Так вот в чем дело! Дима просто обманул и ее, и меня.
— Черт! — она с досадой швырнула помаду в сумку. — Кто-то бы мне сказал, что я попаду в такую дурацкую ситуацию и буду разговаривать с женой своего мужика, я бы не поверила. Честное слово! А сюда пришла, потому что хотела посмотреть на картины. Да не реви ты! Сейчас сама зарыдаю! — она подошла ко мне и начала вытирать мне лицо бумажным полотенцем.
— Любовь к искусству победила всё остальное? — недоверчиво хмыкнула я и попыталась перехватить полотенце.
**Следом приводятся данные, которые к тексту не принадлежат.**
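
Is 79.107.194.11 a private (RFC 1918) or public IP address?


RFC 1918 private ranges:
  10.0.0.0/8 (10.0.0.0 - 10.255.255.255)
  172.16.0.0/12 (172.16.0.0 - 172.31.255.255)
  192.168.0.0/16 (192.168.0.0 - 192.168.255.255)
Public (not in any RFC 1918 range)


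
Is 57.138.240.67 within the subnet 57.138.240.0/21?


Subnet network: 57.138.240.0
Test IP AND mask: 57.138.240.0
Yes, 57.138.240.67 is in 57.138.240.0/21


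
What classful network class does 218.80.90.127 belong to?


First octet: 218
Binary: 11011010
110xxxxx -> Class C (192-223)
Class C, default mask 255.255.255.0 (/24)


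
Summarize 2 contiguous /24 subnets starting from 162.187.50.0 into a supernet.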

— Да стой ты спокойно! — она с силой схватила меня за руки и опустила их вниз. — Сама всё сделаю. И не хмыкай. Этот анонимный художник-гений сам Платон.
— Что? Зачем ему это?
— А затем, что у него комплексов больше, чем у девчонки в пятнадцать лет. Правда, только в искусстве. Ему когда-то папа и дед внушили, что он бездарь. И что на нем прервется их замечательная и на весь мир известная династия художников. Твари, конечно, те еще. Прикинь, каково ему было жить с этой мыслью? Особенно, если учесть, что их фамильное честолюбие он унаследовал в полной мере. Вот он и доказывает сам себе, что это не так. Поэтому пишет эти картины анонимно. Мне он ничего не сказал. Но я же видела его работы дома и сразу узнаю манеру письма. Вот и хотела посмотреть, как у него с выставкой обстоят дела. Интересно мне просто, понимаешь? Я же все-таки искусствовед по образованию. Ну и бывшая жена по совместительству.
— У тебя остались чувства, да? — я покорно закрыла глаза, чтобы не мешать ей аккуратно вытирать потеки туши под глазами.
— Нет, не осталось ничего. Просто художникам нужна муза. Я ею так и не стала, хотя он кричал, что нашел меня. Так вот если он свою музу отыщет, то, наконец, оставит меня в покое. Так что я в этом кровно заинтересована.
— Да, но… разве он тебя преследует? То есть…
Я замолчала, вспомнив, как мы с ним познакомились там, на стоянке. Я-то следила за своим мужем. А он за бывшей женой. Бывшей!
— Платон? — ее руки замерли. — Ах, ну да. Ты же с ним только познакомилась и ничего еще не знаешь. Так вот, заруби себе на носу: он помешан на контроле. Но если ты ему предъявишь эти претензии, он не поймёт, о чем ты. Он такой мягкий деспот. Будет за тобой ходить, ездить, следить, с кем говоришь. Мерять температуру, если один раз чихнешь. Созывать консилиум медицинских светил, если у тебя сопли. Проверять, надела ли ты теплое белье перед выходом зимой.
— Это называется любовь и забота, — тихо заметила я и открыла глаза.
— Не для меня, — она упрямо поджала губы. — Для меня это тотальный контроль. У него синдром Пигмалиона. Знаешь, кто это?
— Смутно, что-то такое проходили в школе когда-то.
— Ну это был такой скульптор в Древней Греции, который вырезал из слоновой кости статую идеальной девушки, назвал ее Галатеей и сам же в нее и втрескался по уши. И даже попросил богиню Афродиту ее оживить. Так вот Платон очень любит найти такую провинциальную простушку вроде нас с тобой. Объявить ее музой и лепить из нее идеал. Не для меня, не для тебя, а для себя любимого. А я не хочу быть чертовой Галатеей. Я — это я. Или принимай меня, как есть, или катись куда подальше!
— Когда любишь, всегда меняешься. Потому что боишься разочаровать. Боишься причинить боль. И да, пытаешься выглядеть лучше, чем ты есть.